The rest of the country is still a more mixed bag. The Midwest is encouraging and a welcome surprise, enough to make overall numbers move in the right direction. But the jump in cases out West is troubling. It is spearheaded by California, with most Western states seeing a marked jump. The South also continues to creep upwards, especially Texas, South Carolina and Virginia. It’s worth noting that Florida and Georgia saw declines, so unless they’re fudging the data this isn’t about speed of legal reopening.
The death counts aren’t changing much, as one would expect given their lag. They are listed as a valuable sanity check, but the three week or more delay is fatal to them usually providing the key new information in a given week. By comparing the two charts, we can see exactly how delayed. If anything, it’s a big mystery that the deaths move way too much in lockstep with cases, rather than on a delay. Is this that case diagnosis is more delayed than seems reasonable, or is under bad circumstances? Or is it something else?
Analysis
Thus, this week’s update was mostly speculation about the future.

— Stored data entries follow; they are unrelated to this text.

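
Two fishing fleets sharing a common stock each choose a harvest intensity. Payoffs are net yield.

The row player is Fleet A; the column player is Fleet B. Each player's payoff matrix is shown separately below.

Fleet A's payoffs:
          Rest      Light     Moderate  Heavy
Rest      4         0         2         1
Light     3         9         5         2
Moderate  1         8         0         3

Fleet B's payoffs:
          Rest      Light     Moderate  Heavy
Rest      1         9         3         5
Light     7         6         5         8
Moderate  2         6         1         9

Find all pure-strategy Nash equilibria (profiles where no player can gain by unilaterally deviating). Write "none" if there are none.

Pure NE: (Moderate, Heavy)

Fleet A against Rest: payoffs 4, 3, 1 → best response Rest.
Fleet A against Light: payoffs 0, 9, 8 → best response Light.
Fleet A against Moderate: payoffs 2, 5, 0 → best response Light.
Fleet A against Heavy: payoffs 1, 2, 3 → best response Moderate.
Fleet B against Rest: payoffs 1, 9, 3, 5 → best response Light.
Fleet B against Light: payoffs 7, 6, 5, 8 → best response Heavy.
Fleet B against Moderate: payoffs 2, 6, 1, 9 → best response Heavy.
Mutual best responses: (Moderate, Heavy).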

Please keep the comments section confined to Covid-19 considerations.
Watching the positive test counts over the next few weeks will be crucial to figuring out our new path, as we also determine the path of our nation in other ways.
New York is seeing major protests, and had a very clear improving trend line, with very good plentiful on-demand testing. I think it’s a very good place to look to see the delta from recent events, as it’s one place where we know the prior score.
If New York continues to make similar progress for two weeks, then the protests are not very dangerous as a primary effect. Even one full week of the same trend line would be enough to be pretty confident this effect is not large.
If New York quickly stops making progress, or even reverses, we have to assume that the primary impacts are very dangerous.
Neither of these tells us much about secondary adjustments. Those will be gradual. People are creatures of habit. Many of them are also scared of going outside given the unrest. In the short run, this likely works the other way. We won’t know what the real impact of the unrest is upon the curve, until there is less unrest. And that long term trend is what matters.
If we do have a second wave, estimating the impact of partial herd immunity will determine the path forward. If I am right that New York’s advantage over other areas is mostly its larger herd immunity, and I’m also right that it is making up for otherwise relatively unsafe circumstances rather than Cuomo having delivered the goods on that front, then that’s very good news. We should see similar actions result in shrinking R0 over time.
However, note that this will be a delayed effect. First, in places with very little immunity, we will instead have the opposite effect. As the new normal sets in, people’s choices in the new normal determine their risk level, and the more risky are infected more. As this takes effect, things look like they are getting worse, even as the groundwork is laid – by making those risky people immune – for things to get better later. Or so we hope. We can even view ‘New York City gets very infected’ as a geographic example of the exact same thing. For a while it made the nation’s epidemic seem much worse than it was. But that concentration of risk made our long term prospects much better.
Ultimately, I continue to be an optimist of sorts on this, but with little confidence.
As discussed above, it’s doubtful the United States has much state capacity left to take meaningful action against Covid-19. It’s up to the individuals now, even more than it seemed to be a week ago.
The die has been cast. The only question is what number it lands on.